Among the WHO regions, the Region of the Americas has had the most success in controlling measles. Starting in 1999, countries throughout the Region of the Americas embarked on accelerated measles elimination activities, using strategies building on the accomplishments of the polio elimination program. Implementing a measles elimination program was clearly an ambitious task, requiring the collaboration of ministries of health, the private sector, nongovernmental organizations, and multilateral and bilateral international partners. The last occurrence of widespread measles virus transmission in the Americas dates to November 2002. Sporadic cases and outbreaks have continued to occur, although 51% of the 370 measles cases reported in the Americas between January 2003 and April 2006 were positively linked to an importation.

Infectious Agent and Transmission

Measles virus is a member of the genus Morbillivirus of the Paramyxoviridae family. The virus appears to be antigenically stable—there is no evidence that the viral antigens have significantly changed over time. The virus is sensitive to ultraviolet light, heat, and drying.

Measles virus is transmitted primarily by respiratory droplets or airborne spray to mucous membranes in the upper respiratory tract or the conjunctiva. Man is the only natural host of measles virus. Although monkeys may become infected, transmission in the wild does not appear to be an important mechanism by which the virus persists in nature.

Measles is highly contagious and is most communicable 1 to 3 days before the onset of fever and cough. Communicability decreases rapidly after rash onset.
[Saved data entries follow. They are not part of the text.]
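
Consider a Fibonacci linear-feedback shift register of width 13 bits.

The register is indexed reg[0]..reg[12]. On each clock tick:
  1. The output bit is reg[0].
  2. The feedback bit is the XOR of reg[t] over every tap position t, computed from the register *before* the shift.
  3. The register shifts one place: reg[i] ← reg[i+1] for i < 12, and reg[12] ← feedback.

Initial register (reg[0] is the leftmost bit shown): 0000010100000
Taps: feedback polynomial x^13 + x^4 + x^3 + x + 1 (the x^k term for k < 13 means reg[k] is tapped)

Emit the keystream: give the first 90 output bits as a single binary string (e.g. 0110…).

tick  register→output (feedback)
  0  0000010100000→0 (0)
  1  0000101000000→0 (1)
  2  0001010000001→0 (1)
  3  0010100000011→0 (1)
  4  0101000000111→0 (0)
  5  1010000001110→1 (1)
  6  0100000011101→0 (1)
  7  1000000111011→1 (1)
  8  0000001110111→0 (0)
  9  0000011101110→0 (0)
 10  0000111011100→0 (1)
 11  0001110111001→0 (0)
 12  0011101110010→0 (0)
 13  0111011100100→0 (0)
 14  1110111001000→1 (1)
 15  1101110010001→1 (0)
 16  1011100100010→1 (1)
 17  0111001000101→0 (0)
 18  1110010001010→1 (0)
 19  1100100010100→1 (1)
 20  1001000101001→1 (0)
 21  0010001010010→0 (0)
 22  0100010100100→0 (1)
 23  1000101001001→1 (0)
 24  0001010010010→0 (1)
 25  0010100100101→0 (1)
 26  0101001001011→0 (0)
 27  1010010010110→1 (1)
 28  0100100101101→0 (0)
 29  1001001011010→1 (0)
 30  0010010110100→0 (0)
 31  0100101101000→0 (0)
 32  1001011010000→1 (0)
 33  0010110100000→0 (1)
 34  0101101000001→0 (1)
 35  1011010000011→1 (0)
 36  0110100000110→0 (0)
 37  1101000001100→1 (1)
 38  1010000011001→1 (1)
 39  0100000110011→0 (1)
 40  1000001100111→1 (1)
 41  0000011001111→0 (0)
 42  0000110011110→0 (1)
 43  0001100111101→0 (0)
 44  0011001111010→0 (1)
 45  0110011110101→0 (1)
 46  1100111101011→1 (1)
 47  1001111010111→1 (1)
 48  0011110101111→0 (0)
 49  0111101011110→0 (1)
 50  1111010111101→1 (1)
 51  1110101111011→1 (1)
 52  1101011110111→1 (1)
 53  1010111101111→1 (0)
 54  0101111011110→0 (1)
 55  1011110111101→1 (1)
 56  0111101111011→0 (1)
 57  1111011110111→1 (1)
 58  1110111101111→1 (1)
 59  1101111011111→1 (0)
 60  1011110111110→1 (1)
 61  0111101111101→0 (1)
 62  1111011111011→1 (1)
 63  1110111110111→1 (1)
 64  1101111101111→1 (0)
 65  1011111011110→1 (1)
 66  0111110111101→0 (1)
 67  1111101111011→1 (0)
 68  1111011110110→1 (1)
 69  1110111101101→1 (1)
 70  1101111011011→1 (0)
 71  1011110110110→1 (1)
 72  0111101101101→0 (1)
 73  1111011011011→1 (1)
 74  1110110110111→1 (1)
 75  1101101101111→1 (0)
 76  1011011011110→1 (0)
 77  0110110111100→0 (0)
 78  1101101111000→1 (0)
 79  1011011110000→1 (0)
 80  0110111100000→0 (0)
 81  1101111000000→1 (0)
 82  1011110000000→1 (1)
 83  0111100000001→0 (1)
 84  1111000000011→1 (1)
 85  1110000000111→1 (0)
 86  1100000001110→1 (0)
 87  1000000011100→1 (1)
 88  0000000111001→0 (0)
 89  0000001110010→0 (0)

000001010000001110111001000101001001011010000011001111010111101111011111011110110110111100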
Secondary attack rates among susceptible household contacts have been reported to be more than 80%. Due to the high transmission efficiency of measles, outbreaks have been reported in populations where only 3% to 7% of the individuals were susceptible.
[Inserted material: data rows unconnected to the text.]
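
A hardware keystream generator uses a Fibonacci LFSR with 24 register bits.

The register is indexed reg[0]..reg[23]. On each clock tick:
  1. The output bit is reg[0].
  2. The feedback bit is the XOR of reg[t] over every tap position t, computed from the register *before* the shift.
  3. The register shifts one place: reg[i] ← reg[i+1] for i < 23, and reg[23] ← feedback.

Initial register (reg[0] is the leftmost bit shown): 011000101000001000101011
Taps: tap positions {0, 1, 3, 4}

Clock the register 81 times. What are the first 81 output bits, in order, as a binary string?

step | reg (before) | out | fb
   0 | 011000101000001000101011 | 0 | 1
   1 | 110001010000010001010111 | 1 | 0
   2 | 100010100000100010101110 | 1 | 0
   3 | 000101000001000101011100 | 0 | 1
   4 | 001010000010001010111001 | 0 | 1
   5 | 010100000100010101110011 | 0 | 0
   6 | 101000001000101011100110 | 1 | 1
   7 | 010000010001010111001101 | 0 | 1
   8 | 100000100010101110011011 | 1 | 1
   9 | 000001000101011100110111 | 0 | 0
  10 | 000010001010111001101110 | 0 | 1
  11 | 000100010101110011011101 | 0 | 1
  12 | 001000101011100110111011 | 0 | 0
  13 | 010001010111001101110110 | 0 | 1
  14 | 100010101110011011101101 | 1 | 0
  15 | 000101011100110111011010 | 0 | 1
  16 | 001010111001101110110101 | 0 | 1
  17 | 010101110011011101101011 | 0 | 0
  18 | 101011100110111011010110 | 1 | 0
  19 | 010111001101110110101100 | 0 | 1
  20 | 101110011011101101011001 | 1 | 1
  21 | 011100110111011010110011 | 0 | 0
  22 | 111001101110110101100110 | 1 | 0
  23 | 110011011101101011001100 | 1 | 1
  24 | 100110111011010110011001 | 1 | 1
  25 | 001101110110101100110011 | 0 | 1
  26 | 011011101101011001100111 | 0 | 0
  27 | 110111011010110011001110 | 1 | 0
  28 | 101110110101100110011100 | 1 | 1
  29 | 011101101011001100111001 | 0 | 0
  30 | 111011010110011001110010 | 1 | 1
  31 | 110110101100110011100101 | 1 | 0
  32 | 101101011001100111001010 | 1 | 0
  33 | 011010110011001110010100 | 0 | 0
  34 | 110101100110011100101000 | 1 | 1
  35 | 101011001100111001010001 | 1 | 0
  36 | 010110011001110010100010 | 0 | 1
  37 | 101100110011100101000101 | 1 | 0
  38 | 011001100111001010001010 | 0 | 1
  39 | 110011001110010100010101 | 1 | 1
  40 | 100110011100101000101011 | 1 | 1
  41 | 001100111001010001010111 | 0 | 1
  42 | 011001110010100010101111 | 0 | 1
  43 | 110011100101000101011111 | 1 | 1
  44 | 100111001010001010111111 | 1 | 1
  45 | 001110010100010101111111 | 0 | 0
  46 | 011100101000101011111110 | 0 | 0
  47 | 111001010001010111111100 | 1 | 0
  48 | 110010100010101111111000 | 1 | 1
  49 | 100101000101011111110001 | 1 | 0
  50 | 001010001010111111100010 | 0 | 1
  51 | 010100010101111111000101 | 0 | 0
  52 | 101000101011111110001010 | 1 | 1
  53 | 010001010111111100010101 | 0 | 1
  54 | 100010101111111000101011 | 1 | 0
  55 | 000101011111110001010110 | 0 | 1
  56 | 001010111111100010101101 | 0 | 1
  57 | 010101111111000101011011 | 0 | 0
  58 | 101011111110001010110110 | 1 | 0
  59 | 010111111100010101101100 | 0 | 1
  60 | 101111111000101011011001 | 1 | 1
  61 | 011111110001010110110011 | 0 | 1
  62 | 111111100010101101100111 | 1 | 0
  63 | 111111000101011011001110 | 1 | 0
  64 | 111110001010110110011100 | 1 | 0
  65 | 111100010101101100111000 | 1 | 1
  66 | 111000101011011001110001 | 1 | 0
  67 | 110001010110110011100010 | 1 | 0
  68 | 100010101101100111000100 | 1 | 0
  69 | 000101011011001110001000 | 0 | 1
  70 | 001010110110011100010001 | 0 | 1
  71 | 010101101100111000100011 | 0 | 0
  72 | 101011011001110001000110 | 1 | 0
  73 | 010110110011100010001100 | 0 | 1
  74 | 101101100111000100011001 | 1 | 0
  75 | 011011001110001000110010 | 0 | 0
  76 | 110110011100010001100100 | 1 | 0
  77 | 101100111000100011001000 | 1 | 0
  78 | 011001110001000110010000 | 0 | 1
  79 | 110011100010001100100001 | 1 | 1
  80 | 100111000100011001000011 | 1 | 1

011000101000001000101011100110111011010110011001110010100010101111111000101011011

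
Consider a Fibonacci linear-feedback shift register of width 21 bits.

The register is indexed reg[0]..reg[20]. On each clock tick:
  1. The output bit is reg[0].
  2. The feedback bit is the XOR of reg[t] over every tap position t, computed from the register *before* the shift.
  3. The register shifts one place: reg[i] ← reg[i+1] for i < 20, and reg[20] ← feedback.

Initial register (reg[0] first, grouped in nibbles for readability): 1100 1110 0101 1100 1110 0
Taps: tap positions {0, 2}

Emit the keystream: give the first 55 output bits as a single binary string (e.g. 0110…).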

Prior to the development of effective vaccines, measles occurred worldwide. Presently, in countries that have not embarked on eradication or elimination campaigns or achieved a very high level of sustained measles immunization coverage, the disease still exists. In temperate climates, outbreaks generally occur in late winter and early spring. In tropical climates, transmission appears to increase after the rainy season. In developing countries with low vaccination coverage, epidemics often occur every 2 to 3 years and usually last between 2 and 3 months. Even countries with relatively high vaccination coverage levels may experience outbreaks when the number of susceptible children becomes large enough to sustain widespread transmission.